O grave de tudo isso é percebermos que os partidos, de quase todos os desenhos político-ideológicos, estão ficando muito parecidos. Raras são as inovações que revelam uma salutar combinação entre governar invertendo prioridades e, no espaço interno do governo, manter o espírito público, coletivo, isonômico. Quase sempre, o ato de vencer uma eleição e chefiar um governo redunda em formação de grupos fechados de poder, para as tendências ou correntes, seja de matriz pessoal, econômica ou ideológica, privatizando-se o espaço público de poder.

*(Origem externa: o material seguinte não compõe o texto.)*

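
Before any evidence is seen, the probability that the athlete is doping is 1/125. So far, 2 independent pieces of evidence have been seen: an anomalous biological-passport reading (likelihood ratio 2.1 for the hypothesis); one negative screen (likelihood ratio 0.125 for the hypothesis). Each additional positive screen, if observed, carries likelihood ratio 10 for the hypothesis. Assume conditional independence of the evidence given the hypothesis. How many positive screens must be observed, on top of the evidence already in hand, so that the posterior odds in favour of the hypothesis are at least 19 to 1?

Prior odds = 0.008/0.992 = 1/124.
Combined Bayes factor of the evidence already in hand = 2.1 × 0.125 = 0.2625.
Odds after that evidence = (1/124) × 0.2625 = 21/9920.
Target odds = 19.
Need 10ⁿ ≥ 19 ÷ (21/9920) = 188480/21.
10³ = 1000 falls short of 188480/21 but 10⁴ = 10000 reaches it, so n = 4.

4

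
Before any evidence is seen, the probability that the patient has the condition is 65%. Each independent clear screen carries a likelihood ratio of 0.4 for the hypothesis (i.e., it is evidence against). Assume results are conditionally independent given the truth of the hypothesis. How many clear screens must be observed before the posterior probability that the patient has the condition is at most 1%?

6

Prior odds = 0.65/0.35 = 13/7.
Likelihood ratio per clear screen = 0.4.
Target posterior odds = 0.01/0.99 = 1/99.
Need (13/7) × 0.4ⁿ ≤ 1/99, i.e. 0.4ⁿ ≤ 7/1287.
0.4⁵ = 0.01024 is still above 7/1287 but 0.4⁶ = 64/15625 is at or below it, so n = 6.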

No PT, por exemplo, isso é, cada vez mais, cristalino.

Os partidos que se reivindcavam de esquerda, democráticos ou socialistas, já não dedicam tanto tempo de suas ações, para a formação de instâncias de poder pelas bases, de processos de formação política, de afirmação de novas concepções de fazer político, de rodízio de lideranças e de potenciais candidatos a gestores e legisladores.

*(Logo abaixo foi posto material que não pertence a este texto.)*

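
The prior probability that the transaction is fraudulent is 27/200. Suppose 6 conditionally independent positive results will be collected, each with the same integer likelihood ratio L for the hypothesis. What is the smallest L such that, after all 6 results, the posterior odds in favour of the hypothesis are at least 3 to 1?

Prior odds = 0.135/0.865 = 27/173.
Target odds = 3.
Need L⁶ ≥ 3 ÷ (27/173) = 173/9.
1⁶ = 1 < 173/9 ≤ 64 = 2⁶, so L = 2.

2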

O atual governo Lula se encerra em 2010 e duvida-se mesmo se até lá o PT terá o empenho necessário( que não teve até agora) para puxar uma autêntica reforma tributária, uma ousada reforma política, uma verdadeira reformulação da estrutura de poder dos atuais detentores de concessões de comunicação, um necessário redesenho das finanças públicas, sua arrecadação e distribuição segundo as necessidades do País e da sociedade e não para atender à supremacia dos grupos do "mercado".

Por isso, enquanto os vencedores comemoram e seus grupos políticos fazem planos para 2010, os que sonham com uma sociedade mais justa, radical e diretamente democrática em todos os sentidos, devem seguir reinventando a política no dia a dia, com formação, criação de estruturas de base, denunciando os limites e as disparidades desse atual modelo democrático-eleitoral vigente, cujos sistemas de receitas e despesas públicas (segundo o Projeto de Lei do Orçamento Federal) poderá realizar, em 2009, 14% de despesas com juros e amortizações, ocupando outros 33% com refinanciamento da Dívida Pública, o que dará R$ 233,2 bilhões para a primeira demanda, somando-se , com a segunda(refinanciamento) encargos de R$ 758,7 bilhões !.

Um comentário:

Anônimo disse...

Paulo Rubem,
Você como sempre muito coerente nas suas colocações.
Parabéns! Admiro muito sua luta por justiça social, igualdade e cidadania!
Como diria o grande Vinícius de Moraes:
"Se todos fossem iguais a você
Que maravilha viver...
Existiria verdade,
Verdade que ninguém vê
Se todos fossem no mundo iguais a você".